Newspaper commentary on the riot was largely hostile to the rioters. Many commentators made anti-Communist remarks, however, and saw Maverick’s liberal “pinkish” politics as partly or largely to blame. Empowered by the riot, Maverick’s opponents sought to drive him from office. They held mass meetings and signed petitions to recall him. The recall effort ultimately failed, as did criminal and civil prosecutions of the mayor. Maverick’s tenure as mayor, meanwhile, included significant accomplishments including improvements in health and housing. He failed to win reelection in 1941.  During World War II, he held administrative posts with the Roosevelt Administration. Although he departed from his consistent civil libertarianism in 1940, he opposed the post-World War II red scare. 

As charismatic leader of San Antonio’s Workers Alliance, honorary chair of the pecan strike, and the public face of the Communist Party in the city, Tenayuca was subject to constant pressure and was blacklisted in San Antonio. She continued organizing in Texas for a time but moved to California in 1945. Other Communists were able to remain in the city and continue political activity. Although Tenayuca dropped out of the Communist Party in1946, she remained a life-long radical intellectual. When she returned to San Antonio in 1968, she taught reading until her retirement. Scholars and journalists interviewed her often in the last two decades of her life.

Conclusion

The words of the Catholic archbishop, veterans’ organizations, and officials allied with San Antonio’s political machine were given effective publicity by the city’s English-language newspapers. Anti-communist organizations from near and far mobilized members to participate in what became a violent riot. 

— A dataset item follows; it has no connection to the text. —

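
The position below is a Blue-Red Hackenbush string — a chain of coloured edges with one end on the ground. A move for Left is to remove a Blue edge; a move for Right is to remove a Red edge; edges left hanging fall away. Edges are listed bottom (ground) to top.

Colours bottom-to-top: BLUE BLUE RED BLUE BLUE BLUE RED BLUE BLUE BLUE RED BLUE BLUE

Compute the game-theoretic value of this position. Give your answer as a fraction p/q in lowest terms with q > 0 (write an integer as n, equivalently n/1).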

Historian John Weber has argued, “Emma Tenayuca . . . became the individual most associated with . . . efforts to shift the balance of power away from the region’s employers. . . . rioters were not driven by hunger or poverty. . . but by a reactionary desire to halt efforts to change the nature of political and economic control is South Texas.”

The San Antonio rioters of 1939 succeeded in stopping a Communist meeting, weakening Maverick’s hold on the mayoralty, and slowing Mexican Americans/Mexicans’ drive for inclusion in San Antonio’s economy and polity. Their victory lasted many years but ultimately proved temporary. Mexican Americans/Mexicans eventually gained political power in San Antonio. Emma Tenayuca returned from exile in California to be honored by Chicana/o and women’s organizations in Texas. Her 1999 funeral took place in the San Fernando Cathedral, the oldest church in the city and the center of the San Antonio archdiocese. Among the offered gifts was “a simple basket of pecans,” a symbol of the mass movement she led in the 1930s.